APPLICATIONS OF TECHNOLOGY:
- Gas adsorption / desorption
- CO2 reduction
- Environmental decontamination of water or air
- Exceptional chemical stability
- Possesses very high surface area
- Improved semiconducting properties
Researchers at Lawrence Berkeley National Laboratory’s Molecular Foundry have invented a technology to stabilize and functionalize a wide range of covalent organic frameworks (COFs) after they have been synthesized. The technology transforms imine-based COFs into a fully conjugated COFs without losing porosity and crystallinity. Therefore, the LBNL technology will facilitate practical applications of organic framework materials that require enhanced chemical stability, semiconducting properties, and pore surface functionality.
Specifically, the technology converts the C-N bond into a more stable ring of carbon and nitrogen to, in essence, lock the bond. Functional groups to support catalysis and other processes can be attached to the stable ring as well. Resulting materials have superior stability in the presence trifilic acid, strong base, strong oxidant, and reducing agents for a significant improvement over the COFs prior to the transformation.
Such a succinct protocol enables the synthesis of a class of organic material that is difficult to obtain de novo. Until now, most COFs have been made by the reversible imine chemistry, which lacks long term chemical stability under harsh conditions.

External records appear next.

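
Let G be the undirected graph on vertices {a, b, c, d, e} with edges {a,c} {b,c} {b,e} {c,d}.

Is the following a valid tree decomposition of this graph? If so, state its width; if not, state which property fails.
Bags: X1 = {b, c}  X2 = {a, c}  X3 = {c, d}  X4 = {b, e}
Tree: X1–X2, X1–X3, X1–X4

Checking the three conditions: (i) the bags cover all of {a, b, c, d, e}; (ii) for each edge, some bag contains both endpoints; (iii) the bags containing any fixed vertex form a subtree. All hold, so the decomposition is valid with width 2 − 1 = 1.

Yes; width 1.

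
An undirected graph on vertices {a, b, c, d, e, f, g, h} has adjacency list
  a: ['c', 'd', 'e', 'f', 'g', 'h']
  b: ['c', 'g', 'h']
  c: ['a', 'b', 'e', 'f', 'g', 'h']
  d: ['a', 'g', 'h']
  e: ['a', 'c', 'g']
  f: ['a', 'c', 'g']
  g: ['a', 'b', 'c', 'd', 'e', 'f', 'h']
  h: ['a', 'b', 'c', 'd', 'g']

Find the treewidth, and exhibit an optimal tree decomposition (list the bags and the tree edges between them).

Each bag holds 4 vertices, so the decomposition has width 3, which upper-bounds the treewidth. Conversely, {a, d, g, h} is a clique of size 4, and the vertices of any clique must share a bag in every tree decomposition; so some bag has ≥ 4 vertices and tw(G) ≥ 3. Therefore the treewidth is 3.

Treewidth 3.
Bags: B1 = {a, c, f, g}  B2 = {a, c, g, h}  B3 = {b, c, g, h}  B4 = {a, d, g, h}  B5 = {a, c, e, g}
Tree: B1–B2, B2–B3, B2–B4, B2–B5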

DEVELOPMENT STAGE: Proven principle
FOR MORE INFORMATION:
Li., X., Zhang, C., Cai, S., Lei, X., Altoe, V., Hong, F., Urban, J., Ciston, J., Chan, E., Liu, Y. “Facile transformation of imine covalent organic frameworks into ultrastable crystalline porous aromatic frameworks,” Nature Communications, 2018, 9, 2998.
STATUS: Published U. S. Patent Application 16/206,979 (Publication No. US2019-0161623). Available for licensing or collaborative research.